(Originally posted Sunday 10-03-04 5:15 p.m. on Gaia)
Oh it must have been February or so. Our Microwave, a newer model than the previous one, broke down on us.
Yes, ever since February, we have had no Microwave, no Delightful Nuker of Leftovers, and it has been a hard, hard experience.
The parents only just now got around to buying a new one, and Dad just nuked the microwave popcorn he bought two months ago, forgetting that the microwave was broken.
And I'm thrilled, because now I won't be burning my leftovers in the toaster oven anymore.

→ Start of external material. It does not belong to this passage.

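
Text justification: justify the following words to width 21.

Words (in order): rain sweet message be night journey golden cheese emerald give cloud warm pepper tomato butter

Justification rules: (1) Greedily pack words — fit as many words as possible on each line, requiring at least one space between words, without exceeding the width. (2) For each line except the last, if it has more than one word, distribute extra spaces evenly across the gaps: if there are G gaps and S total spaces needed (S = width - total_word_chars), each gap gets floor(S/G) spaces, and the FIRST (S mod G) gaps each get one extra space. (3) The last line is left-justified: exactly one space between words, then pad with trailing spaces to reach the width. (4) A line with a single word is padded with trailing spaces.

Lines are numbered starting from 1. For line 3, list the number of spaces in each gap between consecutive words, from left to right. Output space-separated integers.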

We also got Trickster's Queen by Tamora Pierce. Yay. And me being the compromising soul that I am, agreed to not BICKER OVER IT LIKE THE LITTLE KID I AM and let mom read it first. After all, I want to read the first book in the set, Trickster's Choice again. We also got the next book in the Dresden Files by Jim Butcher--I heard a rumor that Sci Fi is thinking of making that into a TV series. It would so rock... if they did a good job, that is. And a new Lackey. I wanted Exile's Honor, which is in paperback... but mom got some other one of hers, Outstretched Shadow or something. *sigh*
So I am a happy camper. I haven't had new books in too long.
We fleabombed the house today, because our idiot flearidden mongerel, no matter that we give him two fleabaths a week, still spawns the little bloodsucking specks like fiendish mass-production factory.
And we got a spray to squirt on the dog and cats, hopefully to help MURDER THE REST OF THE DAMN LITTLE BUGGERS!!!
*seethe*
*seethe*
*cough* Damn fumes.
Seriously. I keep all of the animals out of my bedroom, and I put down carpet flea killer and vacuumed it up after two hours (the canister said 30 min) and I walked across the bedroom floor this morning... and stood in one spot and looked at my feet.
It was as though I was sprinkling a pepper shaker over my feet. Only the pepper shaker was full of DAMN FLEAS.
*thinks it's theraputic to use scream and vein overmuch*
Hopefully they're dead now. And hopefully we'll be able to destroy the colonies of fleas which inhabit the dog like the multitudes of lichen and fungus which inhabit fallen logs in soggy climes.
If I could, I'd get the dog one of those giant plastic "I just had surgery and they can't trust me not to stupidly lick my wounds open again" cone, and wrap flea collars around his legs, neck, body, and tail. Only we have a toddler in the house, and flea collars are toxic.
And now I get to go get ready for work, because I'm working for a whole hour and a half this evening.